Editors' Note: This article is part of a Public Square conversation on Civil Religion. Read other perspectives here.
These days, it's easy to conclude that America is losing its civil religion. We are indeed suffering through a time when much religious expression in America is anything but "civil." But civil religion is not about being "civil" in the sense of being polite: it's about how a democracy can promote the robust expression of high ethical values in public life without the imposition of particular religious beliefs and practices. It's this precious inheritance that is most at risk today.
For most of its history, America has carefully protected itself from religious zealots and religious extremism in politics. We have a good record in this regard. For example, American voters have been wary about how the personal religion of any presidential candidate might affect the nation. We recall that John Kennedy was elected president in spite of widespread concern during the presidential campaign of 1960 that Kennedy's Catholic faith might bring Vatican influence into governmental affairs. It didn't happen. And it didn't happen in part because when Kennedy invoked religious concepts, those concepts were not Catholic and they weren't even specifically Christian. They were universally-accepted themes and ideals.

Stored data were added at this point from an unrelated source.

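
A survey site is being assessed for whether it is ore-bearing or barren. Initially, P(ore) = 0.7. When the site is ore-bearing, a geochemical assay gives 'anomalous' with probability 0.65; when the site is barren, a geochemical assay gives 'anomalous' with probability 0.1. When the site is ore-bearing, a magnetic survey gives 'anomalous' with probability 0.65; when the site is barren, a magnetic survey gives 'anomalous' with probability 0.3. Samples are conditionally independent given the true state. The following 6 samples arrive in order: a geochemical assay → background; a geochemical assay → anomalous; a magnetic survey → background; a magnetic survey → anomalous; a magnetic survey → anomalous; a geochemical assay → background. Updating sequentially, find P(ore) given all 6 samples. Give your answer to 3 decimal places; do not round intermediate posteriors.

0.843

After a geochemical assay='background': P(ore) = 0.35·0.7000 / (0.35·0.7000 + 0.9·0.3000) ≈ 0.4757
After a geochemical assay='anomalous': P(ore) = 0.65·0.4757 / (0.65·0.4757 + 0.1·0.5243) ≈ 0.8550
After a magnetic survey='background': P(ore) = 0.35·0.8550 / (0.35·0.8550 + 0.7·0.1450) ≈ 0.7468
After a magnetic survey='anomalous': P(ore) = 0.65·0.7468 / (0.65·0.7468 + 0.3·0.2532) ≈ 0.8647
After a magnetic survey='anomalous': P(ore) = 0.65·0.8647 / (0.65·0.8647 + 0.3·0.1353) ≈ 0.9326
After a geochemical assay='background': P(ore) = 0.35·0.9326 / (0.35·0.9326 + 0.9·0.0674) ≈ 0.8434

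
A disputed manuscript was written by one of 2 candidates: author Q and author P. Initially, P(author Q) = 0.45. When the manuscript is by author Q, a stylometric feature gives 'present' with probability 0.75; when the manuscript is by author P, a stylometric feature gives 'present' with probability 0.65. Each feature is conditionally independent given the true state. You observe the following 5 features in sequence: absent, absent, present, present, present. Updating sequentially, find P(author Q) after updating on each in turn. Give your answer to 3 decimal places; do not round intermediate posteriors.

After 'absent': P(author Q) = 0.25·0.4500 / (0.25·0.4500 + 0.35·0.5500) ≈ 0.3689
After 'absent': P(author Q) = 0.25·0.3689 / (0.25·0.3689 + 0.35·0.6311) ≈ 0.2945
After 'present': P(author Q) = 0.75·0.2945 / (0.75·0.2945 + 0.65·0.7055) ≈ 0.3251
After 'present': P(author Q) = 0.75·0.3251 / (0.75·0.3251 + 0.65·0.6749) ≈ 0.3572
After 'present': P(author Q) = 0.75·0.3572 / (0.75·0.3572 + 0.65·0.6428) ≈ 0.3907

0.391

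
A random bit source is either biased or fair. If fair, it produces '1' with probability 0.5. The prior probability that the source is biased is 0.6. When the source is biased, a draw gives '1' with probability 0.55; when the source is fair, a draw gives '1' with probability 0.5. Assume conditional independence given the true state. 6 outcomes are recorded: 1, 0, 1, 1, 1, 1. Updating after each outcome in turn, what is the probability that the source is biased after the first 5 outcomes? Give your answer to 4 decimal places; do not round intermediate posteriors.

0.6640

After '1': P(biased) = 0.55·0.6000 / (0.55·0.6000 + 0.5·0.4000) ≈ 0.6226
After '0': P(biased) = 0.45·0.6226 / (0.45·0.6226 + 0.5·0.3774) ≈ 0.5976
After '1': P(biased) = 0.55·0.5976 / (0.55·0.5976 + 0.5·0.4024) ≈ 0.6203
After '1': P(biased) = 0.55·0.6203 / (0.55·0.6203 + 0.5·0.3797) ≈ 0.6425
After '1': P(biased) = 0.55·0.6425 / (0.55·0.6425 + 0.5·0.3575) ≈ 0.6640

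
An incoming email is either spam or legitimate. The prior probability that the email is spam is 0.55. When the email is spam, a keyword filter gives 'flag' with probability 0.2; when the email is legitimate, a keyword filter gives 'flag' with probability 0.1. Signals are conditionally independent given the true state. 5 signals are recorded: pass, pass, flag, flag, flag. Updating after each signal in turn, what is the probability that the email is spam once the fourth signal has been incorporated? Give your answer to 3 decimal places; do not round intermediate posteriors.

0.794

After 'pass': P(spam) = 0.8·0.5500 / (0.8·0.5500 + 0.9·0.4500) ≈ 0.5207
After 'pass': P(spam) = 0.8·0.5207 / (0.8·0.5207 + 0.9·0.4793) ≈ 0.4913
After 'flag': P(spam) = 0.2·0.4913 / (0.2·0.4913 + 0.1·0.5087) ≈ 0.6589
After 'flag': P(spam) = 0.2·0.6589 / (0.2·0.6589 + 0.1·0.3411) ≈ 0.7944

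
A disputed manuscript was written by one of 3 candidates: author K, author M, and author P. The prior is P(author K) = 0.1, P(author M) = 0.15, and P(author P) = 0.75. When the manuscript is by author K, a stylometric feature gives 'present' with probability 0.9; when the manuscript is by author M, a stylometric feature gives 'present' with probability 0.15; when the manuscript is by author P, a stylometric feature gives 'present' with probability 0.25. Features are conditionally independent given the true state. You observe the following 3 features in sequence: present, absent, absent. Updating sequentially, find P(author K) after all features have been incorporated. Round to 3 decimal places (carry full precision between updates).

0.007

After 'present': normaliser = 0.9·0.1000 + 0.15·0.1500 + 0.25·0.7500; P(author K) ≈ 0.3000, P(author M) ≈ 0.0750, P(author P) ≈ 0.6250
After 'absent': normaliser = 0.1·0.3000 + 0.85·0.0750 + 0.75·0.6250; P(author K) ≈ 0.0533, P(author M) ≈ 0.1133, P(author P) ≈ 0.8333
After 'absent': normaliser = 0.1·0.0533 + 0.85·0.1133 + 0.75·0.8333; P(author K) ≈ 0.0073, P(author M) ≈ 0.1326, P(author P) ≈ 0.8601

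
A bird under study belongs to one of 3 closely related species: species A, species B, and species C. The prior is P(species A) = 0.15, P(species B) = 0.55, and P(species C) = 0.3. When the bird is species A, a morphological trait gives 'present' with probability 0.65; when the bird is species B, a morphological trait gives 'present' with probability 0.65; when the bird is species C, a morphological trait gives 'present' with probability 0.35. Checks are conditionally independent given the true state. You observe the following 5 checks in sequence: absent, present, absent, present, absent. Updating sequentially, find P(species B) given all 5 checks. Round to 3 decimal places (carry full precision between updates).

0.438

After 'absent': normaliser = 0.35·0.1500 + 0.35·0.5500 + 0.65·0.3000; P(species A) ≈ 0.1193, P(species B) ≈ 0.4375, P(species C) ≈ 0.4432
After 'present': normaliser = 0.65·0.1193 + 0.65·0.4375 + 0.35·0.4432; P(species A) ≈ 0.1500, P(species B) ≈ 0.5500, P(species C) ≈ 0.3000
After 'absent': normaliser = 0.35·0.1500 + 0.35·0.5500 + 0.65·0.3000; P(species A) ≈ 0.1193, P(species B) ≈ 0.4375, P(species C) ≈ 0.4432
After 'present': normaliser = 0.65·0.1193 + 0.65·0.4375 + 0.35·0.4432; P(species A) ≈ 0.1500, P(species B) ≈ 0.5500, P(species C) ≈ 0.3000
After 'absent': normaliser = 0.35·0.1500 + 0.35·0.5500 + 0.65·0.3000; P(species A) ≈ 0.1193, P(species B) ≈ 0.4375, P(species C) ≈ 0.4432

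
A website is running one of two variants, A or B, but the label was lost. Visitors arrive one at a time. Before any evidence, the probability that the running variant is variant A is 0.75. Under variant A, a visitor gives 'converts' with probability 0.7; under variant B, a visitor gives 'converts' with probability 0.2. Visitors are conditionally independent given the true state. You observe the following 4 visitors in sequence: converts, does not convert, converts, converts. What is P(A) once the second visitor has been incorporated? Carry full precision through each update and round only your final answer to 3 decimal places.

0.797

Apply Bayes' rule sequentially, carrying P(A) forward.
After 'converts': P(A) = 0.7·0.7500 / (0.7·0.7500 + 0.2·0.2500) ≈ 0.9130
After 'does not convert': P(A) = 0.3·0.9130 / (0.3·0.9130 + 0.8·0.0870) ≈ 0.7975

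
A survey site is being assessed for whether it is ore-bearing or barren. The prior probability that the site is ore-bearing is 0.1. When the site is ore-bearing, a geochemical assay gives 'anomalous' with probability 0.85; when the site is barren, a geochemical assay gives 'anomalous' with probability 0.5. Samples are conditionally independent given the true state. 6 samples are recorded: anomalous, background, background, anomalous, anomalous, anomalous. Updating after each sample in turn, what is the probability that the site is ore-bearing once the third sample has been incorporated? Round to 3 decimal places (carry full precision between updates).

0.017

After 'anomalous': P(ore) = 0.85·0.1000 / (0.85·0.1000 + 0.5·0.9000) ≈ 0.1589
After 'background': P(ore) = 0.15·0.1589 / (0.15·0.1589 + 0.5·0.8411) ≈ 0.0536
After 'background': P(ore) = 0.15·0.0536 / (0.15·0.0536 + 0.5·0.9464) ≈ 0.0167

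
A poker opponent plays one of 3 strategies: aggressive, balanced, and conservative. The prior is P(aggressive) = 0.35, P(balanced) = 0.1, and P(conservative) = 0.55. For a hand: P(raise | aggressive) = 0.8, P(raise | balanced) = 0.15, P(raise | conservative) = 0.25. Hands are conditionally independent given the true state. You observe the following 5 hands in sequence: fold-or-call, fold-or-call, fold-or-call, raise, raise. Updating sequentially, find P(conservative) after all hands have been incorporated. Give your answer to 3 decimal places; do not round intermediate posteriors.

After 'fold-or-call': normaliser = 0.2·0.3500 + 0.85·0.1000 + 0.75·0.5500; P(aggressive) ≈ 0.1233, P(balanced) ≈ 0.1498, P(conservative) ≈ 0.7269
After 'fold-or-call': normaliser = 0.2·0.1233 + 0.85·0.1498 + 0.75·0.7269; P(aggressive) ≈ 0.0354, P(balanced) ≈ 0.1826, P(conservative) ≈ 0.7820
After 'fold-or-call': normaliser = 0.2·0.0354 + 0.85·0.1826 + 0.75·0.7820; P(aggressive) ≈ 0.0095, P(balanced) ≈ 0.2073, P(conservative) ≈ 0.7832
After 'raise': normaliser = 0.8·0.0095 + 0.15·0.2073 + 0.25·0.7832; P(aggressive) ≈ 0.0322, P(balanced) ≈ 0.1326, P(conservative) ≈ 0.8351
After 'raise': normaliser = 0.8·0.0322 + 0.15·0.1326 + 0.25·0.8351; P(aggressive) ≈ 0.1014, P(balanced) ≈ 0.0782, P(conservative) ≈ 0.8204

0.820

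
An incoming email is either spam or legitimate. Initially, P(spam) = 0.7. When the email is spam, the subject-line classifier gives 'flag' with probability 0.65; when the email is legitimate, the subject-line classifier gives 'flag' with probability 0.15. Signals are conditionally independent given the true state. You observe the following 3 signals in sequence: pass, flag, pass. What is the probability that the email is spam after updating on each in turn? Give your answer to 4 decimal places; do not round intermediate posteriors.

0.6316

After 'pass': P(spam) = 0.35·0.7000 / (0.35·0.7000 + 0.85·0.3000) ≈ 0.4900
After 'flag': P(spam) = 0.65·0.4900 / (0.65·0.4900 + 0.15·0.5100) ≈ 0.8063
After 'pass': P(spam) = 0.35·0.8063 / (0.35·0.8063 + 0.85·0.1937) ≈ 0.6316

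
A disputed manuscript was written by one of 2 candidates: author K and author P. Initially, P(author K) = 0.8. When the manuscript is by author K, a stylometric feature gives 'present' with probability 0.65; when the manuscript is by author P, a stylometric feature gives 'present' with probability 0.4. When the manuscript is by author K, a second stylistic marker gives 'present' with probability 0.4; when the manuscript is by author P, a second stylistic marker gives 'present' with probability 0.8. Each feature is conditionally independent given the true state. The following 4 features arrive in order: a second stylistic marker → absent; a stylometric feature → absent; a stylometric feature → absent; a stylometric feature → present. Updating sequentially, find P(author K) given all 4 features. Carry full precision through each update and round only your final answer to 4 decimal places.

Apply Bayes' rule sequentially, carrying P(author K) forward.
After a second stylistic marker='absent': P(author K) = 0.6·0.8000 / (0.6·0.8000 + 0.2·0.2000) ≈ 0.9231
After a stylometric feature='absent': P(author K) = 0.35·0.9231 / (0.35·0.9231 + 0.6·0.0769) ≈ 0.8750
After a stylometric feature='absent': P(author K) = 0.35·0.8750 / (0.35·0.8750 + 0.6·0.1250) ≈ 0.8033
After a stylometric feature='present': P(author K) = 0.65·0.8033 / (0.65·0.8033 + 0.4·0.1967) ≈ 0.8690

0.8690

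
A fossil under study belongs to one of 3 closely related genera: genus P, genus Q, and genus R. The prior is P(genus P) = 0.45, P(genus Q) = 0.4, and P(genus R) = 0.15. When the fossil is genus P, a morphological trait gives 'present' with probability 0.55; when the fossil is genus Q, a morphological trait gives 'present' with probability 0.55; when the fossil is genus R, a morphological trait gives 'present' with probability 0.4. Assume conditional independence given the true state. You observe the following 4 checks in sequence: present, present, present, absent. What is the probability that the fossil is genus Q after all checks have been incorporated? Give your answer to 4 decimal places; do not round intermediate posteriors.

0.4315

After 'present': normaliser = 0.55·0.4500 + 0.55·0.4000 + 0.4·0.1500; P(genus P) ≈ 0.4692, P(genus Q) ≈ 0.4171, P(genus R) ≈ 0.1137
After 'present': normaliser = 0.55·0.4692 + 0.55·0.4171 + 0.4·0.1137; P(genus P) ≈ 0.4842, P(genus Q) ≈ 0.4304, P(genus R) ≈ 0.0854
After 'present': normaliser = 0.55·0.4842 + 0.55·0.4304 + 0.4·0.0854; P(genus P) ≈ 0.4958, P(genus Q) ≈ 0.4407, P(genus R) ≈ 0.0636
After 'absent': normaliser = 0.45·0.4958 + 0.45·0.4407 + 0.6·0.0636; P(genus P) ≈ 0.4855, P(genus Q) ≈ 0.4315, P(genus R) ≈ 0.0830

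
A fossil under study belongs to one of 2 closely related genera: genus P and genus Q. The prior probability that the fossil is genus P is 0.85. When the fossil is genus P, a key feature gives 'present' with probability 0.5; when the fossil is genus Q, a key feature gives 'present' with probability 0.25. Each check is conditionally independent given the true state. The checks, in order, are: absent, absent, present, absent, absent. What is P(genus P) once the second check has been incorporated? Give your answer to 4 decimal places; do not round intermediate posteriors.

After 'absent': P(genus P) = 0.5·0.8500 / (0.5·0.8500 + 0.75·0.1500) ≈ 0.7907
After 'absent': P(genus P) = 0.5·0.7907 / (0.5·0.7907 + 0.75·0.2093) ≈ 0.7158

0.7158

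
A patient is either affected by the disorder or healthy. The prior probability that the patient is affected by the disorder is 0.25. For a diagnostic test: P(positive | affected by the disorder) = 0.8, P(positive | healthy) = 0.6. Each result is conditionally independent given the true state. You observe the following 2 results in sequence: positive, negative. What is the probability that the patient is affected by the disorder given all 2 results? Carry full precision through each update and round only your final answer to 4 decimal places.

0.1818

After 'positive': P(affected) = 0.8·0.2500 / (0.8·0.2500 + 0.6·0.7500) ≈ 0.3077
After 'negative': P(affected) = 0.2·0.3077 / (0.2·0.3077 + 0.4·0.6923) ≈ 0.1818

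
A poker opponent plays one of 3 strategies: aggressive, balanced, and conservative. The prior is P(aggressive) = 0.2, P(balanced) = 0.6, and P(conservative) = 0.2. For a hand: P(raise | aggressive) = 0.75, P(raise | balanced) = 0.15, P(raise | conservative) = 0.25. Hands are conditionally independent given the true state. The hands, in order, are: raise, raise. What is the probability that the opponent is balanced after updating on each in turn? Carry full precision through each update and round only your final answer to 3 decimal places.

Apply Bayes' rule sequentially, carrying P(balanced) forward.
After 'raise': normaliser = 0.75·0.2000 + 0.15·0.6000 + 0.25·0.2000; P(aggressive) ≈ 0.5172, P(balanced) ≈ 0.3103, P(conservative) ≈ 0.1724
After 'raise': normaliser = 0.75·0.5172 + 0.15·0.3103 + 0.25·0.1724; P(aggressive) ≈ 0.8123, P(balanced) ≈ 0.0975, P(conservative) ≈ 0.0903

0.097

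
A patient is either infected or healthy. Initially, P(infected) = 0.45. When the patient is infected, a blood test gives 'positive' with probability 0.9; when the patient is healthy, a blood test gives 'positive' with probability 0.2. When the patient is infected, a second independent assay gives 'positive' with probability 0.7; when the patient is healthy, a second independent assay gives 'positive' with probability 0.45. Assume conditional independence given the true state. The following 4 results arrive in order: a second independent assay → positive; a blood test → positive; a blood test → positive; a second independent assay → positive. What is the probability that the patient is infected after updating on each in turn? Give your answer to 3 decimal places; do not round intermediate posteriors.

0.976

Each posterior becomes the prior for the next update.
After a second independent assay='positive': P(infected) = 0.7·0.4500 / (0.7·0.4500 + 0.45·0.5500) ≈ 0.5600
After a blood test='positive': P(infected) = 0.9·0.5600 / (0.9·0.5600 + 0.2·0.4400) ≈ 0.8514
After a blood test='positive': P(infected) = 0.9·0.8514 / (0.9·0.8514 + 0.2·0.1486) ≈ 0.9626
After a second independent assay='positive': P(infected) = 0.7·0.9626 / (0.7·0.9626 + 0.45·0.0374) ≈ 0.9757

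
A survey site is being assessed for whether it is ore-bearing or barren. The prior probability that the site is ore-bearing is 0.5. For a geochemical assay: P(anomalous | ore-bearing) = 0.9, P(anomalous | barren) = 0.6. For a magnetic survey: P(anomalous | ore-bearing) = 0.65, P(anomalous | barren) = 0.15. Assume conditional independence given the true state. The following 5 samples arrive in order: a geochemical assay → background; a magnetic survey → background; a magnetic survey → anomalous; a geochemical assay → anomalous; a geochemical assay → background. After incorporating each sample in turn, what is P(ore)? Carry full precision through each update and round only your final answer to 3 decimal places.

After a geochemical assay='background': P(ore) = 0.1·0.5000 / (0.1·0.5000 + 0.4·0.5000) ≈ 0.2000
After a magnetic survey='background': P(ore) = 0.35·0.2000 / (0.35·0.2000 + 0.85·0.8000) ≈ 0.0933
After a magnetic survey='anomalous': P(ore) = 0.65·0.0933 / (0.65·0.0933 + 0.15·0.9067) ≈ 0.3085
After a geochemical assay='anomalous': P(ore) = 0.9·0.3085 / (0.9·0.3085 + 0.6·0.6915) ≈ 0.4009
After a geochemical assay='background': P(ore) = 0.1·0.4009 / (0.1·0.4009 + 0.4·0.5991) ≈ 0.1433

0.143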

Kennedy used the language of civil religion. He wasn't alone. Washington did it, as did Adams, Jefferson, Madison, Lincoln, and both Roosevelts. It was Lincoln who said in his 1838 Lyceum speech that the Constitution and laws of the United States ought to become the 'political religions' of each American. Lincoln understood that the Constitution, as the centerpiece of what historian Pauline Maier calls "American Scripture," is brimming with wisdom on how the rights of individuals are to be protected and how freedom, equality, and justice comprise the birthright of every American, including the non-citizens who reside here.
American civil religion supplies the only "religion" we can actually expect every American to honor—believers and nonbelievers alike. I am using "religion" here to mean the observance and practice of universal principles and rituals that draw people together and make democracy possible.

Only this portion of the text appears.